Ajuga is one of the most common of perennial ground covers and with good reason. It is fast to grow, easy to grow, is quite hardy, attractive leaves and lovely blue flowers in the spring. What’s not to like about Bugleweed? Note that any plant that has “weed” as part of its name should come with a warning.
- Hardiness: USDA zone 3-9
- Sunlight: Shade to part shade to sun
- Bloomtime: Early Spring
- Bloom Color: Shades of Blue
- Propagation: Dig off a clump – division
- Leaf Color: Bronzes, Greens, Multicolor
- Planting Apart: 18″ centers
- Will Grow: 24-48″ wide
- Height: Leaves to 3-4 inches, flower to 12-inches on larger varieties
- Use: Ground Cover
- Special Note: This is a fast-growing, spreading thug
When Does It Bloom?
It blooms (normally with a deep, dark blue) in very early spring and sporadically thereafter.
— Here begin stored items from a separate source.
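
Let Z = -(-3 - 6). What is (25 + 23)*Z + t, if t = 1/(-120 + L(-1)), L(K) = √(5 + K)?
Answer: 50975/118 ≈ 431.99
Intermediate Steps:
Z = 9 (Z = -1*(-9) = 9)
t = -1/118 (t = 1/(-120 + √(5 - 1)) = 1/(-120 + √4) = 1/(-120 + 2) = 1/(-118) = -1/118 ≈ -0.0084746)
(25 + 23)*Z + t = (25 + 23)*9 - 1/118 = 48*9 - 1/118 = 432 - 1/118 = 50975/118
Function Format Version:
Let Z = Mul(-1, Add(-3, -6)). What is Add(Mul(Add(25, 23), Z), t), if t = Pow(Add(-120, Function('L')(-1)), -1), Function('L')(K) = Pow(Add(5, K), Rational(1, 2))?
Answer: Rational(50975, 118) ≈ 431.99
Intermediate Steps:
Z = 9 (Z = Mul(-1, -9) = 9)
t = Rational(-1, 118) (t = Pow(Add(-120, Pow(Add(5, -1), Rational(1, 2))), -1) = Pow(Add(-120, Pow(4, Rational(1, 2))), -1) = Pow(Add(-120, 2), -1) = Pow(-118, -1) = Rational(-1, 118) ≈ -0.0084746)
Add(Mul(Add(25, 23), Z), t) = Add(Mul(Add(25, 23), 9), Rational(-1, 118)) = Add(Mul(48, 9), Rational(-1, 118)) = Add(432, Rational(-1, 118)) = Rational(50975, 118)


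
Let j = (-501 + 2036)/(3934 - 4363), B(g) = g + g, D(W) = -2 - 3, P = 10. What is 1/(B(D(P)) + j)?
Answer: -429/5825 ≈ -0.073648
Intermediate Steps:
D(W) = -5
B(g) = 2*g
j = -1535/429 (j = 1535/(-429) = 1535*(-1/429) = -1535/429 ≈ -3.5781)
1/(B(D(P)) + j) = 1/(2*(-5) - 1535/429) = 1/(-10 - 1535/429) = 1/(-5825/429) = -429/5825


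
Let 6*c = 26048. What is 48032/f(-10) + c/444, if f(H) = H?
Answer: -215704/45 ≈ -4793.4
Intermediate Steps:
c = 13024/3 (c = (⅙)*26048 = 13024/3 ≈ 4341.3)
48032/f(-10) + c/444 = 48032/(-10) + (13024/3)/444 = 48032*(-⅒) + (13024/3)*(1/444) = -24016/5 + 88/9 = -215704/45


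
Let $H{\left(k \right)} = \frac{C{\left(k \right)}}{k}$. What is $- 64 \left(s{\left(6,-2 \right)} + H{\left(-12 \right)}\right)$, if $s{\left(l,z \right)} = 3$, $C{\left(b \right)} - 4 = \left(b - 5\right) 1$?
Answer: $- \frac{784}{3} \approx -261.33$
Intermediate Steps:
$C{\left(b \right)} = -1 + b$ ($C{\left(b \right)} = 4 + \left(b - 5\right) 1 = 4 + \left(-5 + b\right) 1 = 4 + \left(-5 + b\right) = -1 + b$)
$H{\left(k \right)} = \frac{-1 + k}{k}$
$- 64 \left(s{\left(6,-2 \right)} + H{\left(-12 \right)}\right) = - 64 \left(3 + \frac{-1 - 12}{-12}\right) = - 64 \left(3 - - \frac{13}{12}\right) = - 64 \left(3 + \frac{13}{12}\right) = \left(-64\right) \frac{49}{12} = - \frac{784}{3}$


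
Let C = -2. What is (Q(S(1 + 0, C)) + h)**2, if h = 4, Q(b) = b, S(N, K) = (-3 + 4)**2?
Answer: 25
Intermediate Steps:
S(N, K) = 1 (S(N, K) = 1**2 = 1)
(Q(S(1 + 0, C)) + h)**2 = (1 + 4)**2 = 5**2 = 25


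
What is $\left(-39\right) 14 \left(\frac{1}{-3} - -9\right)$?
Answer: $-4732$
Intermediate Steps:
$\left(-39\right) 14 \left(\frac{1}{-3} - -9\right) = - 546 \left(- \frac{1}{3} + 9\right) = \left(-546\right) \frac{26}{3} = -4732$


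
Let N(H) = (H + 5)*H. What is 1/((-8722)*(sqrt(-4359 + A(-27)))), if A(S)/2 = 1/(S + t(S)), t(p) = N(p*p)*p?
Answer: 3*I*sqrt(101092907574775473)/549276622223546 ≈ 1.7366e-6*I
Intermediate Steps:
N(H) = H*(5 + H) (N(H) = (5 + H)*H = H*(5 + H))
t(p) = p**3*(5 + p**2) (t(p) = ((p*p)*(5 + p*p))*p = (p**2*(5 + p**2))*p = p**3*(5 + p**2))
A(S) = 2/(S + S**3*(5 + S**2))
1/((-8722)*(sqrt(-4359 + A(-27)))) = 1/((-8722)*(sqrt(-4359 + 2/(-27 + (-27)**5 + 5*(-27)**3)))) = -1/(8722*sqrt(-4359 + 2/(-27 - 14348907 + 5*(-19683)))) = -1/(8722*sqrt(-4359 + 2/(-27 - 14348907 - 98415))) = -1/(8722*sqrt(-4359 + 2/(-14447349))) = -1/(8722*sqrt(-4359 + 2*(-1/14447349))) = -1/(8722*sqrt(-4359 - 2/14447349)) = -(-3*I*sqrt(101092907574775473)/62975994293)/8722 = -(-3)*I*sqrt(101092907574775473)/549276622223546 = 3*I*sqrt(101092907574775473)/549276622223546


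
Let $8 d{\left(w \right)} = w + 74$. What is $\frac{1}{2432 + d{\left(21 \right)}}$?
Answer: $\frac{8}{19551} \approx 0.00040919$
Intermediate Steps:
$d{\left(w \right)} = \frac{37}{4} + \frac{w}{8}$ ($d{\left(w \right)} = \frac{w + 74}{8} = \frac{74 + w}{8} = \frac{37}{4} + \frac{w}{8}$)
$\frac{1}{2432 + d{\left(21 \right)}} = \frac{1}{2432 + \left(\frac{37}{4} + \frac{1}{8} \cdot 21\right)} = \frac{1}{2432 + \left(\frac{37}{4} + \frac{21}{8}\right)} = \frac{1}{2432 + \frac{95}{8}} = \frac{1}{\frac{19551}{8}} = \frac{8}{19551}$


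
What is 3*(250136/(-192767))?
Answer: -750408/192767 ≈ -3.8928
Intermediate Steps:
3*(250136/(-192767)) = 3*(250136*(-1/192767)) = 3*(-250136/192767) = -750408/192767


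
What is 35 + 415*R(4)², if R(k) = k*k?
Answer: 106275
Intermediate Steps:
R(k) = k²
35 + 415*R(4)² = 35 + 415*(4²)² = 35 + 415*16² = 35 + 415*256 = 35 + 106240 = 106275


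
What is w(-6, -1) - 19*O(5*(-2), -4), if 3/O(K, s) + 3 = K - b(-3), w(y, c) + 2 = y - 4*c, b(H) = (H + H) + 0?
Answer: 29/7 ≈ 4.1429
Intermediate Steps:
b(H) = 2*H (b(H) = 2*H + 0 = 2*H)
w(y, c) = -2 + y - 4*c (w(y, c) = -2 + (y - 4*c) = -2 + y - 4*c)
O(K, s) = 3/(3 + K) (O(K, s) = 3/(-3 + (K - 2*(-3))) = 3/(-3 + (K - 1*(-6))) = 3/(-3 + (K + 6)) = 3/(-3 + (6 + K)) = 3/(3 + K))
w(-6, -1) - 19*O(5*(-2), -4) = (-2 - 6 - 4*(-1)) - 57/(3 + 5*(-2)) = (-2 - 6 + 4) - 57/(3 - 10) = -4 - 57/(-7) = -4 - 57*(-1)/7 = -4 - 19*(-3/7) = -4 + 57/7 = 29/7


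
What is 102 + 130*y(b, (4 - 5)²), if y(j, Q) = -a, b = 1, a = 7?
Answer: -808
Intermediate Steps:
y(j, Q) = -7 (y(j, Q) = -1*7 = -7)
102 + 130*y(b, (4 - 5)²) = 102 + 130*(-7) = 102 - 910 = -808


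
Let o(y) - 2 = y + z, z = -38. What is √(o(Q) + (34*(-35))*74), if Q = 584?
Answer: 2*I*√21878 ≈ 295.82*I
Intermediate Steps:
o(y) = -36 + y (o(y) = 2 + (y - 38) = 2 + (-38 + y) = -36 + y)
√(o(Q) + (34*(-35))*74) = √((-36 + 584) + (34*(-35))*74) = √(548 - 1190*74) = √(548 - 88060) = √(-87512) = 2*I*√21878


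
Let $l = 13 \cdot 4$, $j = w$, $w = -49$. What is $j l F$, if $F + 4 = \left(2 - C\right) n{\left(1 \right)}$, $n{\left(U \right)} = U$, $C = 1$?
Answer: $7644$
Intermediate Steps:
$j = -49$
$F = -3$ ($F = -4 + \left(2 - 1\right) 1 = -4 + 1 \cdot 1 = -4 + 1 = -3$)
$l = 52$
$j l F = \left(-49\right) 52 \left(-3\right) = \left(-2548\right) \left(-3\right) = 7644$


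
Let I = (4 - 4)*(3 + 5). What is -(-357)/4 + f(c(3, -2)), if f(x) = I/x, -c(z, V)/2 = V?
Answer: 357/4 ≈ 89.250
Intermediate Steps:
c(z, V) = -2*V
I = 0 (I = 0*8 = 0)
f(x) = 0 (f(x) = 0/x = 0)
-(-357)/4 + f(c(3, -2)) = -(-357)/4 + 0 = -17*(-21/4) + 0 = 357/4 + 0 = 357/4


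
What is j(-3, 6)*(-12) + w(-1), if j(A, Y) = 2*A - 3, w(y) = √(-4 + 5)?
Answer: 109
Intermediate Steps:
w(y) = 1 (w(y) = √1 = 1)
j(A, Y) = -3 + 2*A
j(-3, 6)*(-12) + w(-1) = (-3 + 2*(-3))*(-12) + 1 = (-3 - 6)*(-12) + 1 = -9*(-12) + 1 = 108 + 1 = 109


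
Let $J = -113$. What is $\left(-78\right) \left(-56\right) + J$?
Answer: $4255$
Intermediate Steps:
$\left(-78\right) \left(-56\right) + J = \left(-78\right) \left(-56\right) - 113 = 4368 - 113 = 4255$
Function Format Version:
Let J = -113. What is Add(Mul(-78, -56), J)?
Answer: 4255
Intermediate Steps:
Add(Mul(-78, -56), J) = Add(Mul(-78, -56), -113) = Add(4368, -113) = 4255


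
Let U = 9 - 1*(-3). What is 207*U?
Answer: 2484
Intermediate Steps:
U = 12 (U = 9 + 3 = 12)
207*U = 207*12 = 2484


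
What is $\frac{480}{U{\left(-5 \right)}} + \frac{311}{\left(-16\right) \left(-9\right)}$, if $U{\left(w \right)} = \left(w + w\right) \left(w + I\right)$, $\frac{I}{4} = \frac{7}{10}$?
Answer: $\frac{37981}{1584} \approx 23.978$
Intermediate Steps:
$I = \frac{14}{5}$ ($I = 4 \cdot \frac{7}{10} = \frac{14}{5} \approx 2.8$)
$U{\left(w \right)} = 2 w \left(\frac{14}{5} + w\right)$ ($U{\left(w \right)} = \left(w + w\right) \left(w + \frac{14}{5}\right) = 2 w \left(\frac{14}{5} + w\right)$)
$\frac{480}{U{\left(-5 \right)}} + \frac{311}{\left(-16\right) \left(-9\right)} = \frac{480}{\frac{2}{5} \left(-5\right) \left(14 + 5 \left(-5\right)\right)} + \frac{311}{\left(-16\right) \left(-9\right)} = \frac{480}{\frac{2}{5} \left(-5\right) \left(14 - 25\right)} + \frac{311}{144} = \frac{480}{\frac{2}{5} \left(-5\right) \left(-11\right)} + 311 \cdot \frac{1}{144} = \frac{480}{22} + \frac{311}{144} = 480 \cdot \frac{1}{22} + \frac{311}{144} = \frac{240}{11} + \frac{311}{144} = \frac{37981}{1584}$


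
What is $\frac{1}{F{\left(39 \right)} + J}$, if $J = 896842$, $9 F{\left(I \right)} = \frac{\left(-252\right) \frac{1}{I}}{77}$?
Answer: $\frac{429}{384745214} \approx 1.115 \cdot 10^{-6}$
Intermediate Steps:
$F{\left(I \right)} = - \frac{4}{11 I}$ ($F{\left(I \right)} = \frac{- \frac{252}{I} \frac{1}{77}}{9} = \frac{\left(- \frac{36}{11}\right) \frac{1}{I}}{9} = - \frac{4}{11 I}$)
$\frac{1}{F{\left(39 \right)} + J} = \frac{1}{- \frac{4}{11 \cdot 39} + 896842} = \frac{1}{\left(- \frac{4}{11}\right) \frac{1}{39} + 896842} = \frac{1}{- \frac{4}{429} + 896842} = \frac{1}{\frac{384745214}{429}} = \frac{429}{384745214}$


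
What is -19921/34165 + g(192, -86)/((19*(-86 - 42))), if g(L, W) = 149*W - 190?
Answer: 98958447/20772320 ≈ 4.7640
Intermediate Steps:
g(L, W) = -190 + 149*W
-19921/34165 + g(192, -86)/((19*(-86 - 42))) = -19921/34165 + (-190 + 149*(-86))/((19*(-86 - 42))) = -19921*1/34165 + (-190 - 12814)/((19*(-128))) = -19921/34165 - 13004/(-2432) = -19921/34165 - 13004*(-1/2432) = -19921/34165 + 3251/608 = 98958447/20772320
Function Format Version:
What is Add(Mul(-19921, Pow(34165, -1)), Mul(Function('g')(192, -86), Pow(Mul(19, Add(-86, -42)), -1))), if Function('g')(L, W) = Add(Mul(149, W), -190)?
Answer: Rational(98958447, 20772320) ≈ 4.7640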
And you’ll see a range of foliage colours ranging from greens, to bronzes, multi-colours and almost purplish blacks.
Caution! Invasive Plant
Ajuga will invade nearby lawns and become a serious problem. We call it buglelawn. Forewarned is forearmed. Once it gets into a lawn, it is almost impossible to eradicate without using chemicals.
Yes, it is a spreader. But it spreads over the ground so you can (and should) contain it with a shovel by edging every spring and mid-summer. As a ground cover, I have found its spread to be slow but steady (but faster than you might think). This is comparison to other more aggressive ground covers such as goutweed that invade at the speed of light.
Light Levels Needed
This plant prefers light shade to full shade and tends to be smaller, shorter and less healthy in the full hot sun. And in an area that it likes, it will grow 2 to 5 inches tall (depending on variety) and spread to 12 to 18 inches or to the entire yard (whichever comes first).
It grows well in average soil but will survive in soils with more clay or sand as major components. It will winter kill (rot) in heavy clay soils.
Given the above, if you want to see flowers you do have to provide adequate water when the plant is in the shade. This is particularly true when it is in competition with aggressive tree roots. This is not a plant for dry shade. Interestingly enough, there are gardener reports of this plant doing quite well in areas that are damp in spring and early summer but dry up for the fall.
It requires no special care. Put it in the ground, water for a few weeks to get it established and then let it alone.Some companies advertise it as being able to be walked on. I wouldn’t bet the farm on this; it might take a light walking over once or twice but it will not handle regular foot traffic.
The only Ajuga I’ve found to be a bit tricky is the multi-coloured foliage plants; they are not reliably hardy into USDA zone 4.
The only problem you’ll sometimes see with Ajuga is a little botrytis or grey mould. This will cause some leaves to shrivel up or flowers to abort. A fungicide spray with lime sulphur should stop this.
In spring, divide this plant and replant immediately.